Nillie Ringhausen entered that jar of screamingly beautiful carrots, a work of art that demanded the use of 5 pounds of carrots before she could find just the right ones. “I think the secret to that entry or any other I did was patience,” said Ringhausen. “Like anything you home-can and preserve, you have to take your time and do it right. But when you’re canning for the fair it has to look extraordinary.”
Judges at both fairs agree that a winning entry has to look pretty. No, make that great. Uniformity in size is a must. Plus, foods must have good color and liquid that’s clear and fills the jars to the top. When foods are canned and preserved with these guidelines, it’s no wonder Hawkins said there’s nothing better than home-canned foods. “You just can’t beat the taste of homemade.”
The Missouri State Fair’s premium guide, or rule book, lists canning under “preservation” and outlines the rules for entering the division’s 76 subcategories, including canned peaches, corn relish, dill pickles and pear honey. As a former Missouri State Fair blue-ribbon winner, I recall the No. 1 requirement: The maker of the canning jar must match the maker of the lid. No Kerr lid could ever pass on a Ball canning jar.
“Each jar maker produces their lids to fit their own jars,” said Griswold. “Without the right lid, you risk losing your seal. And if you lose the seal, you lose your product.”
Jar and lid consistency has remained the cardinal rule for state fair entries, but to win a blue ribbon, participants today must follow the U.S. Department of Agriculture canning preservation rules. That’s a major change in entry procedures since I last entered the fair in 1980. Today, all canned entries must be processed, or placed in a pressure canner and, under pressure, be brought to a certain temperature.
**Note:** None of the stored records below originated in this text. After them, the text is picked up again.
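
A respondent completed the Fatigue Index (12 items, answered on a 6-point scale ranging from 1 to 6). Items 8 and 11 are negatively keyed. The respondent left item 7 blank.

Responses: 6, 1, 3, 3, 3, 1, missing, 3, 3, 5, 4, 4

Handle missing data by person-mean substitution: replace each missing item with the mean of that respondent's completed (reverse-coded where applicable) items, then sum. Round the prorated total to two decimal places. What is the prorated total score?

39.27

Reverse-coded (reversed = (1+6) − raw = 7 − raw):
  item 8: 7 − 3 = 4
  item 11: 7 − 4 = 3
Completed scored items (11 of 12): 6, 1, 3, 3, 3, 1, 4, 3, 5, 3, 4; sum = 36.
Person mean = 36 / 11 ≈ 3.2727
Prorated total = (36 / 11) × 12 = 39.27 (to 2 dp)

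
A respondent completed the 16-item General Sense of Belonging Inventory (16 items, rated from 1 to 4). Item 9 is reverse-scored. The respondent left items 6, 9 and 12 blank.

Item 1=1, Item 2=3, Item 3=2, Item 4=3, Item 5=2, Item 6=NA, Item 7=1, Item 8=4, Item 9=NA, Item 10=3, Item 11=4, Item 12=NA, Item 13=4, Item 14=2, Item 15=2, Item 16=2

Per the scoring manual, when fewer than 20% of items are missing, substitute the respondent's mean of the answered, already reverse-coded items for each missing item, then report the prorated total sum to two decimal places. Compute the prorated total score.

Reverse-coded (reversed = (1+4) − raw = 5 − raw):
Completed scored items (13 of 16): 1, 3, 2, 3, 2, 1, 4, 3, 4, 4, 2, 2, 2; sum = 33.
Person mean = 33 / 13 ≈ 2.5385
Prorated total = (33 / 13) × 16 = 40.62 (to 2 dp)

40.62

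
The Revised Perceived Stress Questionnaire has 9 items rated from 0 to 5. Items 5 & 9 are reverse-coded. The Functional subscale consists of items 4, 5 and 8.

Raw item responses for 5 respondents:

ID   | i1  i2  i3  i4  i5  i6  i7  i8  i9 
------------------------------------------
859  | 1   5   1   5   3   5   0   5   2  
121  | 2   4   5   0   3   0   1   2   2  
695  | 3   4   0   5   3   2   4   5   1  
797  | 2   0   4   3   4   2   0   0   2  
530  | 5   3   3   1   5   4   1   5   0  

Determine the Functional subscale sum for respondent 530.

Respondent 530 raw: 5, 3, 3, 1, 5, 4, 1, 5, 0.
Functional items: 4, 5, 8.
Reverse-coded (reversed = (0+5) − raw = 5 − raw):
  item 4: 1
  item 5: 5 − 5 = 0
  item 8: 5
Sum = 1 + 0 + 5 = 6

6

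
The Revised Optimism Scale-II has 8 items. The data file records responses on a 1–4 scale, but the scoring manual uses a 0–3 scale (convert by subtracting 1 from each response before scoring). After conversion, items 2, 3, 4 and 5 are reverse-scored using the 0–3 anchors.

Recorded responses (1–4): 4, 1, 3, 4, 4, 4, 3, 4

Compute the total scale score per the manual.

15

Convert to 0–3: 3, 0, 2, 3, 3, 3, 2, 3
Reverse-coded (on a 0–3 scale, reversed = 3 − raw):
  item 2: 3 − 0 = 3
  item 3: 3 − 2 = 1
  item 4: 3 − 3 = 0
  item 5: 3 − 3 = 0
Scored: 3, 3, 1, 0, 0, 3, 2, 3
Total = 15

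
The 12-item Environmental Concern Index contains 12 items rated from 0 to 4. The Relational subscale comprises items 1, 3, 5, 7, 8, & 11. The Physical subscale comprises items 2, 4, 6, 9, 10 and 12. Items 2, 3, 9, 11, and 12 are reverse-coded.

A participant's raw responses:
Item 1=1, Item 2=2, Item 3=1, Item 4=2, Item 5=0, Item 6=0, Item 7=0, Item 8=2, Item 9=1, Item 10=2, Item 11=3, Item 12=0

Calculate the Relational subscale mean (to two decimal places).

1.17

Relational items: 1, 3, 5, 7, 8, 11.
Of these, items 3 and 11 are reverse-coded; reverse-coded value = 4 − response.
  item 1: 1
  item 3: 4 − 1 = 3
  item 5: 0
  item 7: 0
  item 8: 2
  item 11: 4 − 3 = 1
Sum = 1 + 3 + 0 + 0 + 2 + 1 = 7
Mean = 7 / 6 = 1.17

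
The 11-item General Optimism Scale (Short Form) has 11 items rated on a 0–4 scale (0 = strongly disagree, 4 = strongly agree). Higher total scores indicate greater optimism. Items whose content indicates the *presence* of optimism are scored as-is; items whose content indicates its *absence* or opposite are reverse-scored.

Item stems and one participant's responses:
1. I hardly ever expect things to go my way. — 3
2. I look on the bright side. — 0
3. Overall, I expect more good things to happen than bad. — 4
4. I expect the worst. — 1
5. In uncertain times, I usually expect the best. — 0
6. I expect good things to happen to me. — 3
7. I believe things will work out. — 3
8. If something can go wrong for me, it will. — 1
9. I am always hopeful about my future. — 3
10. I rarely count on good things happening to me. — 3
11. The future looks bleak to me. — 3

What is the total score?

22

Items 1, 4, 8, 10, 11 describe the absence/opposite of optimism → reverse-score.
reverse-coded value = 4 − response.
  item 1: 4 − 3 = 1
  item 2: 0
  item 3: 4
  item 4: 4 − 1 = 3
  item 5: 0
  item 6: 3
  item 7: 3
  item 8: 4 − 1 = 3
  item 9: 3
  item 10: 4 − 3 = 1
  item 11: 4 − 3 = 1
Total = 1 + 0 + 4 + 3 + 0 + 3 + 3 + 3 + 3 + 1 + 1 = 22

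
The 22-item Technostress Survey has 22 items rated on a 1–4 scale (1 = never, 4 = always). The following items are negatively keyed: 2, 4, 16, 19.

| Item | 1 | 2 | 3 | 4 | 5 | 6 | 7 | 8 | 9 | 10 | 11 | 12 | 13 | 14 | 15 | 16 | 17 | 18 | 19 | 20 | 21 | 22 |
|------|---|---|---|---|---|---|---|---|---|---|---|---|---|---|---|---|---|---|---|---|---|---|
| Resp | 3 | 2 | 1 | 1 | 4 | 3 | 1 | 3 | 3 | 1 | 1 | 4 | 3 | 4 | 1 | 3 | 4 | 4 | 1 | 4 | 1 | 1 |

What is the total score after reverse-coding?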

This process kills any potentially harmful bacteria and preserves the canned food by sealing the lid.
“We follow the rules to the letter, especially the processing standards now in place by the National Center of Home Preservation,” said Glenda Hawkins, home economics department superintendent for the Missouri State Fair. “Our judges want to see just how the food was made and check the processing times to ensure product safety.”
USDA regulations recommend processing times for all home-canned products, including jellies and pickles that traditionally were preserved using the water-bath method. The water-bath method requires heating jars and lids in boiling water, filling them directly from the stove and sealing them using the heat generated from the boiling. Processing is done by placing the filled jars in a large kettle and covering them with water, which is then brought to a boil for a prescribed number of minutes.
Some items can still be processed using the traditional method, but most require the pressure-canner method. Hawkins suggested that entrants check with the University of Missouri extension office to find out which items require which processing method.
Ringhausen won’t be entering carrots this year. Instead, she’s looking for something different to wow the judges. “I’m looking forward to the fair. You know, entering gets in your blood. Once you start, it’s hard to stop.”
These same sentiments are true when you start attending state fairs. Once you attend, you want to keep coming back. Preservation exhibits will be on display throughout each fair, and several cooking contests are scheduled. But even if you can’t make it to the fairgrounds, you can re-create a bit of it at home: This year also sees the publication of the “2006 Official Missouri State Fair Cookbook,” a biennual tome that features all the recipes entered during the two preceding years.